Overseas listed Chinese companies mostly use offshore listing vehicles to avoid Chinese restrictions on overseas listings. These offshore vehicles are typically incorporated in the Cayman Islands for its favorable tax regime and well-established corporate laws based on English law. Companies listed through reverse mergers often have U.S. corporations at the listing vehicle, which has the unfortunate side effect of bringing the Chinese company under the U.S. tax system.
Overseas listed Chinese companies typically operate in China through subsidiaries known as wholly foreign owned enterprises (WFOE). A WFOE is a corporation and is also the normative form of operation in China for multinational corporations. When a WFOE has profits that it wants to distribute to its parent company, it must pay over a dividend withholding tax of 10% of the proposed distribution before it will get permission to convert the RMB profits to foreign currency and distribute them to the offshore parent company. In the case of Cayman Island holding companies, there is no further tax in the Cayman Islands so the profits can then be distributed to public shareholders with no further tax. In the case of U.S. parent companies (as in reverse mergers or MNCs) the U.S. may take another cut, although this is so complex I will not go into it.
The 10% Chinese withholding tax on dividends is not high by international standards (the U.S. charges 30%), but no one likes to pay taxes. A time worn method to reduce withholding taxes is to take advantage of tax treaties. Countries often sign agreements with other countries to reduce withholding taxes to encourage investment. China has signed over 90 of these agreements. In my previous career I made a good living finding ways to route income around the world using favorable tax treaties. Some of these techniques had exotic names, like the Dutch Sandwich, and they have come under attack all over the world.
The agreement with the United States sets the maximum withholding rate on dividends at 10%, which benefits Chinese investors in U.S. companies who would otherwise pay 30% but is of no help to U.S. investors in China since them treaty rate of 10% rate is the same rate that China applies in absence of a treaty. Investors have focused on the treaty with Hong Kong. Although Hong Kong is not a country, for tax purposes it is treated by China like one so there is a double tax agreement between the mainland and Hong Kong, and it is a favorable one. The withholding tax rate on dividends is reduced to 5%.
Accountants and lawyers in China have had a robust business in the past few years inserting intermediary Hong Kong companies into the corporate structure between the Cayman Islands public company and the WFOE (or in the case of MNCs between the home country parent and the WFOE). The Hong Kong company receives the dividend from the WFOE, claiming the benefit of the treaty with Hong Kong to reduce the withholding tax to 5%. Hong Kong does not tax the dividend, nor does it impose a withholding tax on distribution to the Cayman Islands company.

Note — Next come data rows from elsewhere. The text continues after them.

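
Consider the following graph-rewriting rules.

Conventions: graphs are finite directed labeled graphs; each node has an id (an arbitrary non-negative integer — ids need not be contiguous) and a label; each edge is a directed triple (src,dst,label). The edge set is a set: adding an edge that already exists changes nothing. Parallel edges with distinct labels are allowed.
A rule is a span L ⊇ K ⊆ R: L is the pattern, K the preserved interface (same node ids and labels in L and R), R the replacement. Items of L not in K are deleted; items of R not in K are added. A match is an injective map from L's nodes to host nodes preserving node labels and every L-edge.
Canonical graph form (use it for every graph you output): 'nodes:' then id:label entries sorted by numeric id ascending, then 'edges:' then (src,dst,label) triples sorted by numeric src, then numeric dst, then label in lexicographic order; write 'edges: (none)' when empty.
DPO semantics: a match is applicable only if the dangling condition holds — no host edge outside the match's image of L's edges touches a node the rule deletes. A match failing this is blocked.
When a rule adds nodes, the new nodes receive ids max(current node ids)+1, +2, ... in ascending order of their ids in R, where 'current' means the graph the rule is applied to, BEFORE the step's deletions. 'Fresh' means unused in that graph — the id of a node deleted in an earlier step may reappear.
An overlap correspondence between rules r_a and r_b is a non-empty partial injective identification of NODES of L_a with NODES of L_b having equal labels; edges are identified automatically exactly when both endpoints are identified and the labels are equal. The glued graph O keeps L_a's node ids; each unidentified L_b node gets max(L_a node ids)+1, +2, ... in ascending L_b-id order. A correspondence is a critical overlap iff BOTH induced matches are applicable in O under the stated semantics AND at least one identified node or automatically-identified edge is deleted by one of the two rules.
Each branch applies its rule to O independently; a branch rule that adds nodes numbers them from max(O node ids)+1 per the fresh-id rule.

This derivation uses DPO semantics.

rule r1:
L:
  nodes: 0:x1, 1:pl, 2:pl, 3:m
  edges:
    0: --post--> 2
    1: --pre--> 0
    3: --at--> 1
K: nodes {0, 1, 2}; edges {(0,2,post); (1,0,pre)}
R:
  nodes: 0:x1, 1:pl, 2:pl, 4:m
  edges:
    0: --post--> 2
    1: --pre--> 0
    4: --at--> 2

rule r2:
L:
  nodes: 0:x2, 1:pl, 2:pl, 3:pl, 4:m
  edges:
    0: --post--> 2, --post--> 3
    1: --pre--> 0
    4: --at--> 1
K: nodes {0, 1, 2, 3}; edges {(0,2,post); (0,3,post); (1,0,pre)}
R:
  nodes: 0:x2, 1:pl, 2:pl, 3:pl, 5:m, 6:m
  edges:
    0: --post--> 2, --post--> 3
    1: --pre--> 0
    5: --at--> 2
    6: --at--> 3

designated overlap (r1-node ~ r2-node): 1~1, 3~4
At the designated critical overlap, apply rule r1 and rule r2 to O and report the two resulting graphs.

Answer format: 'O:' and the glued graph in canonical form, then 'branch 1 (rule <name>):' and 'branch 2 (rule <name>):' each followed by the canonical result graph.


O:
nodes: 0:x1, 1:pl, 2:pl, 3:m, 4:x2, 5:pl, 6:pl
edges: (0,2,post); (1,0,pre); (1,4,pre); (3,1,at); (4,5,post); (4,6,post)
branch 1 (rule r1):
nodes: 0:x1, 1:pl, 2:pl, 4:x2, 5:pl, 6:pl, 7:m
edges: (0,2,post); (1,0,pre); (1,4,pre); (4,5,post); (4,6,post); (7,2,at)
branch 2 (rule r2):
nodes: 0:x1, 1:pl, 2:pl, 4:x2, 5:pl, 6:pl, 7:m, 8:m
edges: (0,2,post); (1,0,pre); (1,4,pre); (4,5,post); (4,6,post); (7,5,at); (8,6,at)


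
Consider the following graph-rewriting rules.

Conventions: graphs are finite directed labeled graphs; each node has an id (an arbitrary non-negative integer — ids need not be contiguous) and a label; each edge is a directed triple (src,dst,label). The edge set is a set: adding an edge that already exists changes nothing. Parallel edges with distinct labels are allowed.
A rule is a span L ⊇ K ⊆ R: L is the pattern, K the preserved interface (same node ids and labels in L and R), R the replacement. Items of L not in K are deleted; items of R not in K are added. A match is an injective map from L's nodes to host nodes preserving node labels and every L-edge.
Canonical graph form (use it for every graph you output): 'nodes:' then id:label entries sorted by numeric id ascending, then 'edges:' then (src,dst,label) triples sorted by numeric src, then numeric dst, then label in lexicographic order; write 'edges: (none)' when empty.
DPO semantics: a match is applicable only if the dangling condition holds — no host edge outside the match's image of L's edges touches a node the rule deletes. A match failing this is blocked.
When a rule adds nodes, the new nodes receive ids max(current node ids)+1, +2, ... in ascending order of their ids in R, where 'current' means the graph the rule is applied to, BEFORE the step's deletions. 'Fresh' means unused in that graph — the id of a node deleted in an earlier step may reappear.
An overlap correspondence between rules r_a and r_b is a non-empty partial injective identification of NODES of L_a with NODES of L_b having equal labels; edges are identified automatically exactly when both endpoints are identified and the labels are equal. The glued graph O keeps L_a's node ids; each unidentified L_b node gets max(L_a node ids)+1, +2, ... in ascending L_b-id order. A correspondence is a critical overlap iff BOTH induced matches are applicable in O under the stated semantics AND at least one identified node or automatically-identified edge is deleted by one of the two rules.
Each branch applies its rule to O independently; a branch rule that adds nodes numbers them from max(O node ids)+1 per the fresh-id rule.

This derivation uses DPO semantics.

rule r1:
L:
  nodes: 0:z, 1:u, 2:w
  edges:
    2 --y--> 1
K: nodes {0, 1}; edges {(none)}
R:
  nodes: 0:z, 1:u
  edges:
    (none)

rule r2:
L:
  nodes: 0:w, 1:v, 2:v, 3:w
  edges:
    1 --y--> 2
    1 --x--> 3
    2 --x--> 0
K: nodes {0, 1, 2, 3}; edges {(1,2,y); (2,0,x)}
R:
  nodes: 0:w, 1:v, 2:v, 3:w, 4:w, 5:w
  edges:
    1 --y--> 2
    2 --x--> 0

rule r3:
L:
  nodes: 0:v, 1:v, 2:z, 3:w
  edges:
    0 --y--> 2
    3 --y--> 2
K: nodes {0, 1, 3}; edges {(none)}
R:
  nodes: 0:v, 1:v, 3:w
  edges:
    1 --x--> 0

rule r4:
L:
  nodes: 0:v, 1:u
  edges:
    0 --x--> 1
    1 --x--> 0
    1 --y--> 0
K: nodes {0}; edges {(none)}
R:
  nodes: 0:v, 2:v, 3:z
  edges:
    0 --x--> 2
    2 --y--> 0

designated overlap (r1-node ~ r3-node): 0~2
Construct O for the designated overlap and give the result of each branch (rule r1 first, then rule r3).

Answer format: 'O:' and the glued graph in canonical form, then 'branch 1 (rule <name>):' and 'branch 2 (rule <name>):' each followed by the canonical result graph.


O:
nodes: 0:z, 1:u, 2:w, 3:v, 4:v, 5:w
edges: (2,1,y); (3,0,y); (5,0,y)
branch 1 (rule r1):
nodes: 0:z, 1:u, 3:v, 4:v, 5:w
edges: (3,0,y); (5,0,y)
branch 2 (rule r3):
nodes: 1:u, 2:w, 3:v, 4:v, 5:w
edges: (2,1,y); (4,3,x)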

The problem with this approach is that China has anti-treaty shopping rules. China says that if the Hong Kong company has no real substance, it is not eligible for treaty benefits. If the Hong Kong company has no business operations and simply receives the dividend and passes it on to the Cayman company the normal dividend withholding tax rate of 10% would apply. China has issued a couple of regulations that set forth a series of considerations as to whether a company claiming benefit of a tax treaty has enough substance to qualify.

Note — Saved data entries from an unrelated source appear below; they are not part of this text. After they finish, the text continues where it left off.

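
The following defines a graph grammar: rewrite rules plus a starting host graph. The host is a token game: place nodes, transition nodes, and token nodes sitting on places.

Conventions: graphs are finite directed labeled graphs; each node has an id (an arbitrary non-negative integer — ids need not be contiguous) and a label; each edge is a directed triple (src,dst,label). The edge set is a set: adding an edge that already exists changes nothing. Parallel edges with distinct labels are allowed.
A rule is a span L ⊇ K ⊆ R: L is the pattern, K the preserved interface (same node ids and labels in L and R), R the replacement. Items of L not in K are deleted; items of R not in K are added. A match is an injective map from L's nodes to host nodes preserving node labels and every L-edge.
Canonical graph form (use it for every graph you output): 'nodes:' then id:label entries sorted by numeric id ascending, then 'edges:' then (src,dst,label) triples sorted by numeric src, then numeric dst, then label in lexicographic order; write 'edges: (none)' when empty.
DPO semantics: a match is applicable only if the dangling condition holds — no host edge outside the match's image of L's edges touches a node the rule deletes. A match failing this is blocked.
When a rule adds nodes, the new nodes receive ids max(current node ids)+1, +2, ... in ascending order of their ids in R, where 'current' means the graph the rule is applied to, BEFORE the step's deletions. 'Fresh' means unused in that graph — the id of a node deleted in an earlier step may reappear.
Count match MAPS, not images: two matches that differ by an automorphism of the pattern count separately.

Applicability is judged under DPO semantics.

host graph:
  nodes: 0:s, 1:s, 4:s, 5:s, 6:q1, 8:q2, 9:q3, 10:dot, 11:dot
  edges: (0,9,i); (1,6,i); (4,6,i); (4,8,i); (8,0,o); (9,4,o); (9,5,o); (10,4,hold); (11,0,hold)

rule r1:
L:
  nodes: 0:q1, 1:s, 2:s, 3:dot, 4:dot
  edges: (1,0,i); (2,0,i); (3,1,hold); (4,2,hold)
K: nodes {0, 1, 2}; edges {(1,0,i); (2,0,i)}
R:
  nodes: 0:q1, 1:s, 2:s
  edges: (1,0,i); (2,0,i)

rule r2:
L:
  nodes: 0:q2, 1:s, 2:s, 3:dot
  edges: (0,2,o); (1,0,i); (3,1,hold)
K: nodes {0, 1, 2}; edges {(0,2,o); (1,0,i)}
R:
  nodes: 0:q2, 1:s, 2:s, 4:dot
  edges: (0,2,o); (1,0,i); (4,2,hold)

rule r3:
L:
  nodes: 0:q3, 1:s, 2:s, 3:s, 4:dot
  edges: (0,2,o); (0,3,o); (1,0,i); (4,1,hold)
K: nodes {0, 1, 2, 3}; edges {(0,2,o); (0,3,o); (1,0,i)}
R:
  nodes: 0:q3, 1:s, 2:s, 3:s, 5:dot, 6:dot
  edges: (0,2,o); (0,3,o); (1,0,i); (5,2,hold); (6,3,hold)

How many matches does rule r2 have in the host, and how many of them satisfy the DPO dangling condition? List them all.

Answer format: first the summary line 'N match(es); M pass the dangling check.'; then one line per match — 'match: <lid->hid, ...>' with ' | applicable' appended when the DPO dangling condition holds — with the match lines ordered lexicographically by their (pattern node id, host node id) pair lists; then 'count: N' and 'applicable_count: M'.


1 match(es); 1 pass the dangling check.
match: 0->8, 1->4, 2->0, 3->10 | applicable
count: 1
applicable_count: 1


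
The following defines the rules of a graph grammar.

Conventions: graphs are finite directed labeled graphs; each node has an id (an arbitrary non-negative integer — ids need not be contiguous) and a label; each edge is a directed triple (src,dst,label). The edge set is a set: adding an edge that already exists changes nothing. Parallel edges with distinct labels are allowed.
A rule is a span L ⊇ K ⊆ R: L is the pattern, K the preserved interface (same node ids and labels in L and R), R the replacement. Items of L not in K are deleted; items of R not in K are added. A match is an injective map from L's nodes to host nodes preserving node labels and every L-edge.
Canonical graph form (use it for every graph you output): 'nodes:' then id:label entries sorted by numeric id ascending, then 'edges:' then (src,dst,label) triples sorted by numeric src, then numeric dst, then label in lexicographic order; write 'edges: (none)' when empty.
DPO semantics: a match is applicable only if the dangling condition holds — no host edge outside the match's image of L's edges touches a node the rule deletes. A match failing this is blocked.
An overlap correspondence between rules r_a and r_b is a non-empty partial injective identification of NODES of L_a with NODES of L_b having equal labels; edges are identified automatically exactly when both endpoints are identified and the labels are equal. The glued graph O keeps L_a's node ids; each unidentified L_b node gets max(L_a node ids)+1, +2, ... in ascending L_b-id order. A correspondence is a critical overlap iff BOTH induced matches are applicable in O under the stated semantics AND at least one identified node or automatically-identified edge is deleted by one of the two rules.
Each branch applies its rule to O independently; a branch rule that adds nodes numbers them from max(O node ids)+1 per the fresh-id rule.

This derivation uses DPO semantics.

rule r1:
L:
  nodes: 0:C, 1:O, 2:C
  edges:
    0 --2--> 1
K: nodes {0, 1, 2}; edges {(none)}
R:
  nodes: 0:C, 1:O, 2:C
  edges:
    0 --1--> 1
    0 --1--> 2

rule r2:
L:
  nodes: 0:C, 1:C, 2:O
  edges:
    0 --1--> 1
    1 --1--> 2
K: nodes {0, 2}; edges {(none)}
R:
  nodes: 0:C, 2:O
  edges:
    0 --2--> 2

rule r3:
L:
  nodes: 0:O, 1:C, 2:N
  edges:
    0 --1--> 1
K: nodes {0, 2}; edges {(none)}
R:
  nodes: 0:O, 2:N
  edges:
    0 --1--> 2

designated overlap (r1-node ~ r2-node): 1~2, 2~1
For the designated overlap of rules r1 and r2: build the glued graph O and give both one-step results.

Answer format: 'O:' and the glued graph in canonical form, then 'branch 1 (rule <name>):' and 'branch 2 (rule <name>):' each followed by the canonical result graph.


O:
nodes: 0:C, 1:O, 2:C, 3:C
edges: (0,1,2); (2,1,1); (3,2,1)
branch 1 (rule r1):
nodes: 0:C, 1:O, 2:C, 3:C
edges: (0,1,1); (0,2,1); (2,1,1); (3,2,1)
branch 2 (rule r2):
nodes: 0:C, 1:O, 3:C
edges: (0,1,2); (3,1,2)


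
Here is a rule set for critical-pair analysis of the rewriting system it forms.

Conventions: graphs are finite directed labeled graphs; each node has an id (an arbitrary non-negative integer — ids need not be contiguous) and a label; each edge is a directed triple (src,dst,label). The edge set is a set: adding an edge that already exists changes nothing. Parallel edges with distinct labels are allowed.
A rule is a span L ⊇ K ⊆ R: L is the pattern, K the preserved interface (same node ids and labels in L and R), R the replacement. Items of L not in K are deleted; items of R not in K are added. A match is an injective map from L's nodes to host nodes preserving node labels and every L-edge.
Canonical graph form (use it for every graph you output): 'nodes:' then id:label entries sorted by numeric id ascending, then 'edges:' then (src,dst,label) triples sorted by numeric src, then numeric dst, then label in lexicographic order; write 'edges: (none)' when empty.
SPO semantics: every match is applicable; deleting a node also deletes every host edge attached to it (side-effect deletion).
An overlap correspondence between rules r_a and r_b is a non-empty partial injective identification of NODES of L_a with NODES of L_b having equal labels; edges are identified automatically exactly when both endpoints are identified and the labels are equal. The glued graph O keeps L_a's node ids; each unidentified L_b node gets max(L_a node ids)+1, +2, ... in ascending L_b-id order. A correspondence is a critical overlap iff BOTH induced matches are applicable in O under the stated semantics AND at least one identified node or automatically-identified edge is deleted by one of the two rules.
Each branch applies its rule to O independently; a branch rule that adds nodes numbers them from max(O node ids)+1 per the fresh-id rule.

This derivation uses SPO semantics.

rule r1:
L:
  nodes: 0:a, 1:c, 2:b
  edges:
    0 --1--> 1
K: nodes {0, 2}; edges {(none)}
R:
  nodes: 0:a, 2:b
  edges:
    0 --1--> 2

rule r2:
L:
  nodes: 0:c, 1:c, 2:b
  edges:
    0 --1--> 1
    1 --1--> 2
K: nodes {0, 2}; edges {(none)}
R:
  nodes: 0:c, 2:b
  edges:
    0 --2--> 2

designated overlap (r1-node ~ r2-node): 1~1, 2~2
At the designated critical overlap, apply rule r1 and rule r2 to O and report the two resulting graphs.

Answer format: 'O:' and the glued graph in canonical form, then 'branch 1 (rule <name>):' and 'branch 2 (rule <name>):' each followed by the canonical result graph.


O:
nodes: 0:a, 1:c, 2:b, 3:c
edges: (0,1,1); (1,2,1); (3,1,1)
branch 1 (rule r1):
nodes: 0:a, 2:b, 3:c
edges: (0,2,1)
branch 2 (rule r2):
nodes: 0:a, 2:b, 3:c
edges: (3,2,2)


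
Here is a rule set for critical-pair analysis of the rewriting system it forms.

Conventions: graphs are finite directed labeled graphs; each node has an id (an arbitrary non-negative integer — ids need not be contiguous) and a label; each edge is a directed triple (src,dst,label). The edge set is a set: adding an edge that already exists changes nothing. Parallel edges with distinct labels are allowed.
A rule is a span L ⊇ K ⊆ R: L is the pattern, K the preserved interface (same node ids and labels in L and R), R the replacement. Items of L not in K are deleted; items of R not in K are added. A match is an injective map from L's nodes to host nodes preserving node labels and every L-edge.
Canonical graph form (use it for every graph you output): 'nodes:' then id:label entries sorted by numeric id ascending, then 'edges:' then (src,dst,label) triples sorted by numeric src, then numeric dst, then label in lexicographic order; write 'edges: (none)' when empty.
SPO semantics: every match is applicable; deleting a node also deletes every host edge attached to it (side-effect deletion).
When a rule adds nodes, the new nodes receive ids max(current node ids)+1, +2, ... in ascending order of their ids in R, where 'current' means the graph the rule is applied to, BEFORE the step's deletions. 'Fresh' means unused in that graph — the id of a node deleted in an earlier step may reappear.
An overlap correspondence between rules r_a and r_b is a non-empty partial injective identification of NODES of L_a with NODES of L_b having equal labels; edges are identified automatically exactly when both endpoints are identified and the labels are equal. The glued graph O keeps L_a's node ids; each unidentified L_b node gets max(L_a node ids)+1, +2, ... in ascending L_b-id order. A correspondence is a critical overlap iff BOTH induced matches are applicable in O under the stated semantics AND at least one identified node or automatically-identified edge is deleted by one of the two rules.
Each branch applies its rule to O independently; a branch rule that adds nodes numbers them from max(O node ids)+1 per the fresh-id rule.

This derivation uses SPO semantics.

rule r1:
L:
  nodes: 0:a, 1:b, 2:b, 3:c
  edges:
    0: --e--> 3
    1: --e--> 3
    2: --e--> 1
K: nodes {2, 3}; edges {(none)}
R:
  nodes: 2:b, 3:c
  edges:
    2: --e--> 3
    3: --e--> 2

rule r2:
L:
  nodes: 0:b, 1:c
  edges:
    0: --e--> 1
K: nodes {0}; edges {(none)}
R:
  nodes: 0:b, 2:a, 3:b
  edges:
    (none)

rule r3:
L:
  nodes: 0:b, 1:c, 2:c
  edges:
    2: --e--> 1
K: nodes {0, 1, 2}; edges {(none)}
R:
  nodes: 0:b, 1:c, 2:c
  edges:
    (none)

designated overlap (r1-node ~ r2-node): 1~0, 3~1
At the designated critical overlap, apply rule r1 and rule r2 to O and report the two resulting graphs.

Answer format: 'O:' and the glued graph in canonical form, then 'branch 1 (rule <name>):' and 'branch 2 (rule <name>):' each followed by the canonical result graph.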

On April 12, the State Administration of Taxation issued Circular 165 to provide guidance to regional tax bureaus in applying the treaty shopping rules. Deloitte’s excellent analysis of the circular indicates that the rules are "intended to catch companies whose only investment and business operations relates to the shares respect of which the dividends received”. The Circular points out that all relevant facts and circumstances are to be considered, and no single negative factor should by itself disqualify the company from treaty benefits.

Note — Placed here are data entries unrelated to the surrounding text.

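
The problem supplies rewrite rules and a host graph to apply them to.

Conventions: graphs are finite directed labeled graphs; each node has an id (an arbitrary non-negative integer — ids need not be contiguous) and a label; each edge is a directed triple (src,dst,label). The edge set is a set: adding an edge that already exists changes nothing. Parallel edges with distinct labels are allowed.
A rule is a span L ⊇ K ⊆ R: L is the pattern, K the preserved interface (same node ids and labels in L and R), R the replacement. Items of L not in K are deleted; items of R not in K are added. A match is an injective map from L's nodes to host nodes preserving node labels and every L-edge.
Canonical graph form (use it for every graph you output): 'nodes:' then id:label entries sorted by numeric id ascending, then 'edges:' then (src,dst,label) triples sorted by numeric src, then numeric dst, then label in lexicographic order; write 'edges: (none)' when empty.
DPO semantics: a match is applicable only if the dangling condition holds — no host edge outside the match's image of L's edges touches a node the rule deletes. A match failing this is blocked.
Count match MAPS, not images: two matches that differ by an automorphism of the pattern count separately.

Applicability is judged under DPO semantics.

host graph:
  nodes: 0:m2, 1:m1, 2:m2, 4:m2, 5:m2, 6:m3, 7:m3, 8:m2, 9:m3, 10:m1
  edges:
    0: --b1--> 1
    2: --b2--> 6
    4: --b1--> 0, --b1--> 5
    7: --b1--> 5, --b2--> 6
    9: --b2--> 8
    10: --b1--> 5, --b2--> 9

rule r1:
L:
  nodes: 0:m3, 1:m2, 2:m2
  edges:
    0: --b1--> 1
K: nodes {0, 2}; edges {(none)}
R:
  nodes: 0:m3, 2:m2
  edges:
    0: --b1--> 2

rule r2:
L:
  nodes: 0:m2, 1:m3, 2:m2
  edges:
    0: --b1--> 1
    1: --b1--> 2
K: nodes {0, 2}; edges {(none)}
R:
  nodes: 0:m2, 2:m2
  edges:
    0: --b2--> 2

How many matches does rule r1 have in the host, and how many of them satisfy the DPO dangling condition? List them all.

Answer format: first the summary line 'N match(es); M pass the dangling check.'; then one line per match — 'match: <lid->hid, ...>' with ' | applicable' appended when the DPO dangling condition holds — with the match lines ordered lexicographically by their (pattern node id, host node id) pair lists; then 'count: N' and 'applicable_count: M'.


4 match(es); 0 pass the dangling check.
match: 0->7, 1->5, 2->0
match: 0->7, 1->5, 2->2
match: 0->7, 1->5, 2->4
match: 0->7, 1->5, 2->8
count: 4
applicable_count: 0


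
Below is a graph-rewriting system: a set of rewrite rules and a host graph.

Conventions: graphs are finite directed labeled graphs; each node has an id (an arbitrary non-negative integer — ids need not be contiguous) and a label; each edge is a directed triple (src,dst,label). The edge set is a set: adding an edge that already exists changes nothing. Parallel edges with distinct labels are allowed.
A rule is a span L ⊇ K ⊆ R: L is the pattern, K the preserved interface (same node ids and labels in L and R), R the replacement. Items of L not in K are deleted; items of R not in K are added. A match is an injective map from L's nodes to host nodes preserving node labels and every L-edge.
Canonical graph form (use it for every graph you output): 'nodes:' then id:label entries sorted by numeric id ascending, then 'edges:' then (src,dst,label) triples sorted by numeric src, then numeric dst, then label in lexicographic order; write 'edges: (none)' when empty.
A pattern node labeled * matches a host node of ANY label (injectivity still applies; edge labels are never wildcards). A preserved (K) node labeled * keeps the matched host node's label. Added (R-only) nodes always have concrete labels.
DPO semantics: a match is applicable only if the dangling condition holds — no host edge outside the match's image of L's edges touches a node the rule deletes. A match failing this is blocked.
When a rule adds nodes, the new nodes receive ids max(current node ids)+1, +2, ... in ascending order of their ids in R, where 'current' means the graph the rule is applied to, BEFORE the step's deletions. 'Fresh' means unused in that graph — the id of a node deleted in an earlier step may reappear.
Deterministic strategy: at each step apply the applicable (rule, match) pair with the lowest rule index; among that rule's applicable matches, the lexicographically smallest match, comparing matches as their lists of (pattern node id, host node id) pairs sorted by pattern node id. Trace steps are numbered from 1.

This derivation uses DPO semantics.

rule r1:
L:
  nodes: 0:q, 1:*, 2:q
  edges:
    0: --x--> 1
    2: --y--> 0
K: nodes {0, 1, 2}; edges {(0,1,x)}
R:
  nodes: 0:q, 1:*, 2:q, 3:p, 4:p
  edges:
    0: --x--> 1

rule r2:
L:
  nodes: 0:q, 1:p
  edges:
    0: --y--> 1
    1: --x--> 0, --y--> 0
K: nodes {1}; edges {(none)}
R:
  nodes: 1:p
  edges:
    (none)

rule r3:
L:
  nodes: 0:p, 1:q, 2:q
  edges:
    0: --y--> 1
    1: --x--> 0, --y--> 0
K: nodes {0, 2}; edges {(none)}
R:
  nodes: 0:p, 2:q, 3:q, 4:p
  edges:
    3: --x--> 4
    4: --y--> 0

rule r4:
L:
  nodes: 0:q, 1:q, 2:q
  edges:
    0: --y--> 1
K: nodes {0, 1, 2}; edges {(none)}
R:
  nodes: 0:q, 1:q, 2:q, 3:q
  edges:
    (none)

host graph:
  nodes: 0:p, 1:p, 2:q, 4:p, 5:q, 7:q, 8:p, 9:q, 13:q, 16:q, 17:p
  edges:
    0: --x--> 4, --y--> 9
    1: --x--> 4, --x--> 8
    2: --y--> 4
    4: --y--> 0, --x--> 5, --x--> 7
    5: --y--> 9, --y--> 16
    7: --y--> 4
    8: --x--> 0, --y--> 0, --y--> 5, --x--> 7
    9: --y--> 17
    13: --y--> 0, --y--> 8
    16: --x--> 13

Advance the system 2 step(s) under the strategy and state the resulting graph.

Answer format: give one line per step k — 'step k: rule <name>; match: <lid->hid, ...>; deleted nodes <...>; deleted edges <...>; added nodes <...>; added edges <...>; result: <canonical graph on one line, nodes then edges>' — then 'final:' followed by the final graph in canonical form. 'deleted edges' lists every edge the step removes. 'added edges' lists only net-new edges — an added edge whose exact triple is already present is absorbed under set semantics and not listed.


step 1: rule r1; match: 0->16, 1->13, 2->5; deleted nodes (none); deleted edges (5,16,y); added nodes 18, 19; added edges (none); result: nodes: 0:p, 1:p, 2:q, 4:p, 5:q, 7:q, 8:p, 9:q, 13:q, 16:q, 17:p, 18:p, 19:p edges: (0,4,x); (0,9,y); (1,4,x); (1,8,x); (2,4,y); (4,0,y); (4,5,x); (4,7,x); (5,9,y); (7,4,y); (8,0,x); (8,0,y); (8,5,y); (8,7,x); (9,17,y); (13,0,y); (13,8,y); (16,13,x)
step 2: rule r4; match: 0->5, 1->9, 2->2; deleted nodes (none); deleted edges (5,9,y); added nodes 20; added edges (none); result: nodes: 0:p, 1:p, 2:q, 4:p, 5:q, 7:q, 8:p, 9:q, 13:q, 16:q, 17:p, 18:p, 19:p, 20:q edges: (0,4,x); (0,9,y); (1,4,x); (1,8,x); (2,4,y); (4,0,y); (4,5,x); (4,7,x); (7,4,y); (8,0,x); (8,0,y); (8,5,y); (8,7,x); (9,17,y); (13,0,y); (13,8,y); (16,13,x)
final:
nodes: 0:p, 1:p, 2:q, 4:p, 5:q, 7:q, 8:p, 9:q, 13:q, 16:q, 17:p, 18:p, 19:p, 20:q
edges: (0,4,x); (0,9,y); (1,4,x); (1,8,x); (2,4,y); (4,0,y); (4,5,x); (4,7,x); (7,4,y); (8,0,x); (8,0,y); (8,5,y); (8,7,x); (9,17,y); (13,0,y); (13,8,y); (16,13,x)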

In my opinion, few companies using a Hong Kong intermediary company will qualify for the lower tax rate. Under accounting rules, companies should be accruing withholding tax on all profits in China that are not considered to be indefinitely invested in China. From my reading of financial statements, few companies are accruing this tax at the likely 10% rate, and instead are using the treaty rate of 5%.
Auditors have a conflict of interest here. Setting up these treaty structures has been a profitable business for the firms. How can they now tell their clients that it is more likely than not that the structure does not actually work, and that they need to accrue withholding taxes at a higher rate? The audit partner may be concerned with this issue, but how can he demand the company accrue withholding taxes at the non-treaty rate when he has his tax partner who he uses as an expert to evaluate the issue advocating the client’s position? Audit committees should not permit audit firms to also provide tax services.